CorrEmbed: Evaluating Pre-trained Model Image Similarity Efficacy with a Novel Metric
This work addresses a gap in evaluating pre-trained models for image similarity, offering a tool for researchers and practitioners in domains like fashion retail, though it is incremental as it builds on existing embedding methods.
The paper tackles the problem of evaluating pre-trained computer vision models for image similarity tasks by introducing CorrEmbed, a metric that correlates embedding distances with human-generated tag vectors, revealing a linear scaling relationship with ImageNet1k accuracy and identifying deviations to provide insights into feature capture.
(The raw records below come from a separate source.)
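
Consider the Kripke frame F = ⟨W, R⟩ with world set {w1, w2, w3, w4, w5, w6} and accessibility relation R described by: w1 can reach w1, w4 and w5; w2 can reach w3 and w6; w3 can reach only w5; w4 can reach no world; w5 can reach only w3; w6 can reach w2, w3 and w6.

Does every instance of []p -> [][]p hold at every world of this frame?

No

The schema 4 characterises exactly the transitive frames.
Transitive: no — w1 R w5 and w5 R w3, but not w1 R w3.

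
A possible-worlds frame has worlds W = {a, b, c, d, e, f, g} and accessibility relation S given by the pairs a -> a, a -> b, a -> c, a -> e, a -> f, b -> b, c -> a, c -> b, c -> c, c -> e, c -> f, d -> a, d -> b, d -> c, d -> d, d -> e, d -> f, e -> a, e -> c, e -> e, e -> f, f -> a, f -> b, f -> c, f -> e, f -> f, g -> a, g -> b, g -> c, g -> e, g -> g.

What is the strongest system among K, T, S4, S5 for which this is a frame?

Reflexive (axiom T): yes — every world is S-related to itself.
Transitive (axiom 4): no — e S a and a S b, but not e S b.
Euclidean (axiom 5): no — a S b and a S c, but not b S c.
So F validates K, T; S4 would additionally require S to be transitive. The strongest is T.

T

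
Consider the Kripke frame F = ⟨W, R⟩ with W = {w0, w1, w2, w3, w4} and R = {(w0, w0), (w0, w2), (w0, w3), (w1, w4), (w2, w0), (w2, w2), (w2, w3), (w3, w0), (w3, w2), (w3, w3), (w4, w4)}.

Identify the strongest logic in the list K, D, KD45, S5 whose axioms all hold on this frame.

Serial (axiom D): yes — every world has a successor (e.g. w0 R w0).
Euclidean (axiom 5): yes — any two successors of a common world are R-related.
Transitive (axiom 4): yes — every two-step R-path is closed by a direct edge.
Reflexive (axiom T): no — w1 is not related to itself.
So F validates K, D, KD45; S5 would additionally require R to be reflexive. The strongest is KD45.

KD45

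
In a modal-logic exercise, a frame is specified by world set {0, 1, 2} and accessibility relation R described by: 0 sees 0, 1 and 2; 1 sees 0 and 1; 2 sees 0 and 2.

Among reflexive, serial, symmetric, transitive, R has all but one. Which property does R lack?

Reflexive: yes — every world is R-related to itself.
Serial: yes — every world has a successor (e.g. 0 R 0).
Symmetric: yes — every pair in R has its reverse in R.
Transitive: no — 1 R 0 and 0 R 2, but not 1 R 2.
Only transitive fails.

transitive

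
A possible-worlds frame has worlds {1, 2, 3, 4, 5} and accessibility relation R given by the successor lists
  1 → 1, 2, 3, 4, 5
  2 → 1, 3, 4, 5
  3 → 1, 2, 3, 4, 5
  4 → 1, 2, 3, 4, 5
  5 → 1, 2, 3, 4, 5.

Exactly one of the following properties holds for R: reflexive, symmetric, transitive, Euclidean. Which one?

symmetric

Reflexive: no — 2 is not related to itself.
Symmetric: yes — every pair in R has its reverse in R.
Transitive: no — 2 R 1 and 1 R 2, but not 2 R 2.
Euclidean: no — 1 R 2 and 1 R 2, but not 2 R 2.
Only symmetric holds.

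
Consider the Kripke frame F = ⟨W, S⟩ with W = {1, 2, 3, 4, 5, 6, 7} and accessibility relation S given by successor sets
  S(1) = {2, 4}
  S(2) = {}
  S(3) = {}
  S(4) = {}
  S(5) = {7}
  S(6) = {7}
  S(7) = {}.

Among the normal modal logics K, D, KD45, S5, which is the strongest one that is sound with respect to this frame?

K

Serial (axiom D): no — 2 has no S-successor.
Euclidean (axiom 5): no — 1 S 2 and 1 S 4, but not 2 S 4.
Transitive (axiom 4): yes — every two-step S-path is closed by a direct edge.
Reflexive (axiom T): no — 1 is not related to itself.
So F validates K; D would additionally require S to be serial. The strongest is K.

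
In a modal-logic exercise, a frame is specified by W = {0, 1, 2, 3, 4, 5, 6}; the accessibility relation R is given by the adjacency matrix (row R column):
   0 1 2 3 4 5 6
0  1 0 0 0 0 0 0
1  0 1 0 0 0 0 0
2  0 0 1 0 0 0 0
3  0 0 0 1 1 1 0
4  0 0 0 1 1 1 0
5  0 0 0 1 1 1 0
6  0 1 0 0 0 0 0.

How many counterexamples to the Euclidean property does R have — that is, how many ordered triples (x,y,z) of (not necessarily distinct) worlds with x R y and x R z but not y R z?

0

R is Euclidean; there are no such tuples.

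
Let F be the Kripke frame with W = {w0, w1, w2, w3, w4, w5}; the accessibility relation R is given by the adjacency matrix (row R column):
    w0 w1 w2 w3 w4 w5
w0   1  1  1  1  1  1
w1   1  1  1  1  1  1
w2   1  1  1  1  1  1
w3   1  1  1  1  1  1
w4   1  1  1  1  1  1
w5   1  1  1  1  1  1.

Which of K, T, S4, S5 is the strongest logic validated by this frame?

S5

Reflexive (axiom T): yes — every world is R-related to itself.
Transitive (axiom 4): yes — every two-step R-path is closed by a direct edge.
Euclidean (axiom 5): yes — any two successors of a common world are R-related.
So F validates K, T, S4, S5. The strongest is S5.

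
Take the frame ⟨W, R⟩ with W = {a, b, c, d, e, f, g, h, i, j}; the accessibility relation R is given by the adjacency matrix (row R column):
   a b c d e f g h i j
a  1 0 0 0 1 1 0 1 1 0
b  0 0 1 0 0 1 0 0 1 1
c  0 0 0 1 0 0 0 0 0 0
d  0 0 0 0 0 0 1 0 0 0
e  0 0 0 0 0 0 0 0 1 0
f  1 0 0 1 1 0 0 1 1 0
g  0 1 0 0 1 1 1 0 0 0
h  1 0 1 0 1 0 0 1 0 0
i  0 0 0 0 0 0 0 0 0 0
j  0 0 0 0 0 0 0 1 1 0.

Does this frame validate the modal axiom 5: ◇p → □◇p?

Axiom 5 corresponds to the accessibility relation being Euclidean.
Euclidean: no — a R e and a R f, but not e R f.

No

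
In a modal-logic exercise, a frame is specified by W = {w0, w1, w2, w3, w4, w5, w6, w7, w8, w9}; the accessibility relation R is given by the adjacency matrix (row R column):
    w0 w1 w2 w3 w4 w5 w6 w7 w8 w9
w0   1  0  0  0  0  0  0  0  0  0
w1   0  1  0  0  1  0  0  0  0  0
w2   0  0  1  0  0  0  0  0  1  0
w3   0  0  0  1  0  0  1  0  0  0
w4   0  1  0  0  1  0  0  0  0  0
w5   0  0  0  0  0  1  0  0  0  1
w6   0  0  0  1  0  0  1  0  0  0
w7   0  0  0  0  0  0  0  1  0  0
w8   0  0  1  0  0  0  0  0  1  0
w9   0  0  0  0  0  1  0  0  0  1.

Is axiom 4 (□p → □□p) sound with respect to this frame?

Yes

By correspondence theory, 4 is valid on a frame iff R is transitive.
Transitive: yes — every two-step R-path is closed by a direct edge.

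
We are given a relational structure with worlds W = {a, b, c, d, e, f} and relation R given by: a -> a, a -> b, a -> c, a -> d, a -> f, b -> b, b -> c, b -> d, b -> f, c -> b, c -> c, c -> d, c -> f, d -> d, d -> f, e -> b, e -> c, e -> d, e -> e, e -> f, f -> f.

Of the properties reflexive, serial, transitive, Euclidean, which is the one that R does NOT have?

Euclidean

Reflexive: yes — every world is R-related to itself.
Serial: yes — every world has a successor (e.g. a R a).
Transitive: yes — every two-step R-path is closed by a direct edge.
Euclidean: no — a R d and a R b, but not d R b.
Only Euclidean fails.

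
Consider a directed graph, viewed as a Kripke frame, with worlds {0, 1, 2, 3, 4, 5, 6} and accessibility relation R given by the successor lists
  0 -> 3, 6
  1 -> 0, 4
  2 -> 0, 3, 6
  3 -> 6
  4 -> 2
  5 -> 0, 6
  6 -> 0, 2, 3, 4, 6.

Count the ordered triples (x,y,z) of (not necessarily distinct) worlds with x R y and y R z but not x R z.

Enumerating: (0,6,0), (0,6,2), (0,6,4), (1,0,3), (1,0,6), (1,4,2), (2,6,2), (2,6,4), (3,6,0), (3,6,2), (3,6,3), (3,6,4), … and 7 more.
Total: 19.

19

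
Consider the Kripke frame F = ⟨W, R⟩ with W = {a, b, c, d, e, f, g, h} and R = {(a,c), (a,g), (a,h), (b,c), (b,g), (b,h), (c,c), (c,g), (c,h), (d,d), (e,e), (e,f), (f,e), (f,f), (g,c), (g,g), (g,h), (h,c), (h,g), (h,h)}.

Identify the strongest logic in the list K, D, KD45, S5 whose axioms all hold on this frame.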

Detecting visually similar images is a particularly useful attribute to look to when calculating product recommendations. Embedding similarity, which utilizes pre-trained computer vision models to extract high-level image features, has demonstrated remarkable efficacy in identifying images with similar compositions. However, there is a lack of methods for evaluating the embeddings generated by these models, as conventional loss and performance metrics do not adequately capture their performance in image similarity search tasks. In this paper, we evaluate the viability of the image embeddings from numerous pre-trained computer vision models using a novel approach named CorrEmbed. Our approach computes the correlation between distances in image embeddings and distances in human-generated tag vectors. We extensively evaluate numerous pre-trained Torchvision models using this metric, revealing an intuitive relationship of linear scaling between ImageNet1k accuracy scores and tag-correlation scores. Importantly, our method also identifies deviations from this pattern, providing insights into how different models capture high-level image features. By offering a robust performance evaluation of these pre-trained models, CorrEmbed serves as a valuable tool for researchers and practitioners seeking to develop effective, data-driven approaches to similar item recommendations in fashion retail.